The merger of Jesus and Jefferson that propelled the New Christian Right was neither made in heaven, as in the eyes of its proponents, nor was it a cynical exercise in hypocritical self-interest, as often portrayed by its opponents. It was rather a historically constructed contingency that, judged from a broad Christian perspective, deserves to be both applauded and denounced.

It can be approved in classical Christian terms for trying to protect the lives of unborn innocents, but criticized for not seeing the need to mobilize on behalf of other weak and marginalized members of society, such as those who are trapped in urban ghettos. It can be praised for efforts at protecting families from the ravages of modern sexual and gender revolutions, but criticized for not acknowledging the stress placed upon families by postwar economic growth, 24/7 advertising, and runaway consumption. It can be praised for standing firm against atheistic communism, but criticized for treating the complex realities of the modern political world as a Manichean cartoon. It can be praised for insisting on personal responsibility in the face of Big Labor and Big Government, but also criticized for not exercising the same vigilance with respect to Big Finance, Big Insurance, and Big Business.

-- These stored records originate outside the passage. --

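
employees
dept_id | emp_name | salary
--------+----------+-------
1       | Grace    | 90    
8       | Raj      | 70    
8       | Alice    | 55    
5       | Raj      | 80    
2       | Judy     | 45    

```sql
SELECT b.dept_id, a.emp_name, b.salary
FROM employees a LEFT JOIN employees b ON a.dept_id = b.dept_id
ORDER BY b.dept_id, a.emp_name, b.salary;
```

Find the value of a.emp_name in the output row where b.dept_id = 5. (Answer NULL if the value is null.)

Raj

LEFT JOIN keeps every row from `employees a`; unmatched rows get NULL for `employees b`'s columns.
Matching on a.dept_id = b.dept_id.
- a (dept_id=1) pairs with 1 row(s) of b.
- a (dept_id=8) pairs with 2 row(s) of b.
- a (dept_id=8) pairs with 2 row(s) of b.
- a (dept_id=5) pairs with 1 row(s) of b.
- a (dept_id=2) pairs with 1 row(s) of b.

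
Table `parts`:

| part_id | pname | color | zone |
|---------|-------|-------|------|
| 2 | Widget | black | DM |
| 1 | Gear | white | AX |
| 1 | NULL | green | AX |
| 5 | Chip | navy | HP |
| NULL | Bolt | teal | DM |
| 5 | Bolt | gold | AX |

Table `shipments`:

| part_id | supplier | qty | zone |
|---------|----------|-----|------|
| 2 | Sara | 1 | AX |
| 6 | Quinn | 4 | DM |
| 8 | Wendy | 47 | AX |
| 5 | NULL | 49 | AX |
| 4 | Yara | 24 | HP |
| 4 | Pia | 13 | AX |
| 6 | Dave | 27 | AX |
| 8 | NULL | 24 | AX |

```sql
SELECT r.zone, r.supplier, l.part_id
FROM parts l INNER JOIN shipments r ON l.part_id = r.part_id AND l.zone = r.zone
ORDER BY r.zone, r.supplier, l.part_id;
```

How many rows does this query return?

1

INNER JOIN keeps only pairs where the ON condition holds.
Matching on l.part_id = r.part_id AND l.zone = r.zone. A NULL in a compared column never satisfies the condition.
Matched pairs: 1.
Total: 1 rows.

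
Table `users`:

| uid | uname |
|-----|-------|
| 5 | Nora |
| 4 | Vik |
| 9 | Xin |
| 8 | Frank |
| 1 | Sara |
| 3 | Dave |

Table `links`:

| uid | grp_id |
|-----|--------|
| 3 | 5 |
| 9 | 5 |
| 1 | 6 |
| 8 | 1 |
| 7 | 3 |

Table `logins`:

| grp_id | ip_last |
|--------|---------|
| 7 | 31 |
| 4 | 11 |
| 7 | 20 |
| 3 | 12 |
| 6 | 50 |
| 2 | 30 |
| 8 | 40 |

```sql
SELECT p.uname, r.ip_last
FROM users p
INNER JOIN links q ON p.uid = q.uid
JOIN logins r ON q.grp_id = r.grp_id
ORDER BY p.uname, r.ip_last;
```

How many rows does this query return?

1

Evaluate left to right. First `users p INNER JOIN links q` on uid: 4 row(s).
Then INNER JOIN `logins r` on grp_id: keep only rows whose q.grp_id appears in r.
Result: 1 row(s).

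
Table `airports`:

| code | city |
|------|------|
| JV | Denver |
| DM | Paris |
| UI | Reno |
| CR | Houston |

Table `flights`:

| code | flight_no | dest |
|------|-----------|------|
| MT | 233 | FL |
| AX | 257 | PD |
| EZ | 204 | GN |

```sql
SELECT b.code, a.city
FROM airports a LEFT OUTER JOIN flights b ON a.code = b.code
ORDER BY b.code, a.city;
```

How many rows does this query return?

4

LEFT JOIN keeps every row from `airports`; unmatched rows get NULL for `flights`'s columns.
Matching on a.code = b.code.
- code=JV: no b row matches, row kept with b columns NULL.
- code=DM: no b row matches, row kept with b columns NULL.
- code=UI: no b row matches, row kept with b columns NULL.
- code=CR: no b row matches, row kept with b columns NULL.
Total: 0 matched + 4 padded = 4 rows.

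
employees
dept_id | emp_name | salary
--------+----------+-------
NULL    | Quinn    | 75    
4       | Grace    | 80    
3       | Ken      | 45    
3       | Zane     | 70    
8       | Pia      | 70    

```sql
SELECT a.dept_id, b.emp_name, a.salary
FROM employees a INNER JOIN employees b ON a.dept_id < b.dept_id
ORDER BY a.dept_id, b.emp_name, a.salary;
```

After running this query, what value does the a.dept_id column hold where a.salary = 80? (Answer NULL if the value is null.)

INNER JOIN keeps only pairs where the ON condition holds.
Matching on a.dept_id < b.dept_id. A NULL in a compared column never satisfies the condition.
Matched pairs: 5.

4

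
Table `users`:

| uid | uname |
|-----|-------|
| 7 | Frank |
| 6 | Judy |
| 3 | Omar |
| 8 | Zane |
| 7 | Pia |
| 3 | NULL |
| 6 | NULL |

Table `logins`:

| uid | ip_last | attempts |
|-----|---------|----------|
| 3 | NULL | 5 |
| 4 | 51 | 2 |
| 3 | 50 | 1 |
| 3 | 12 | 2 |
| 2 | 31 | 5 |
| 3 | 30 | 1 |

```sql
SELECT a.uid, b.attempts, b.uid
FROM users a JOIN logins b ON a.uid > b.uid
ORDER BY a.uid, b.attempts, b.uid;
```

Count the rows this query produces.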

Above all, both books make abundantly clear that, in the recent United States, evangelical conservative politics has been a movement without a philosophy. The great irony of Dochuk’s story is that the jobs that drew practitioners of Southern plain-folk religion to California—and that enabled them to become advocates for local rights opposing dictates from Washington—were either created directly by government action or facilitated by government subsidies to oil, gas, aerospace, and defense industries. Yet to deal with such complexities—to bring together solidly grounded conceptions of government, employment, education, capitalism, race, history, world affairs, and even Christianity into practical political action—requires political philosophy of the sort that American evangelicals have never possessed. Theirs is not the tradition of Rerum Novarum, Quadragesimo Anno, or Mater et Magistra. It is instead the tradition of Charles G. Finney, who in the 1830s declared that the problem of slavery could be resolved “in three years’ time” if only slaveholders would recognize that slaveholding was a sin. It is the lineage of Billy Sunday, who in 1919 predicted that Prohibition would empty American prisons and transform the country into a heaven on earth.

The flourishing of conservative evangelical politics in recent American history has done considerable good through the exercise of instinct, anger, energy, and zeal. It would have done much more good, and also drawn nearer to the Christianity by which it is named, if it had manifested comparable wisdom, honesty, self-criticism, and discernment.